Cardano has been one of the top performing cryptocurrencies over the past 24 hours, rallying 10% against its USD trading pair and 8% against Bitcoin.
The surge in price has seen a test of the critical $0.10 level of resistance, which is not only a psychological level but also a technical level dating back to April.
In light of a resurgence in the cryptocurrency markets, Cardano made a 152% move to the upside from March 1 to April 1.
It then suffered a 41% correction after touching the $0.10 mark.

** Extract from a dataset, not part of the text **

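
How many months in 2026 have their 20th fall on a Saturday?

Check the 20th of each month of 2026: Jan 20: Tue, Feb 20: Fri, Mar 20: Fri, Apr 20: Mon, May 20: Wed, Jun 20: Sat, Jul 20: Mon, Aug 20: Thu, Sep 20: Sun, Oct 20: Tue, Nov 20: Fri, Dec 20: Sun.
Saturday occurs in June — 1 month.

1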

However, Cardano has remained resilient in spite of the sell-offs by establishing a level of support at around $0.08.
This level has been used as a platform for subsequent moves to the upside, with Cardano testing $0.10 four times in the past month.
If the eleventh-largest cryptocurrency in terms of market cap can break out of the $0.10 level, a rally to $0.11 and $0.15 could be considered targets to the upside.
A bearish scenario would be if Cardano gets rejected from the $0.10 level once again. If this happens, we could see the price of ADA fall to around $0.08, which has confluence with the 200 exponential moving average (EMA) on the daily chart.
There is a degree of bearish divergence on the daily RSI, which also suggests that a rejection from this level is most likely.
In terms of fundamentals, there have been no major announcements coming out of the Cardano camp, however co-founder Charles Hoskinson, who was interviewed by Coin Rivet last year, has been attending numerous conferences over the past few days.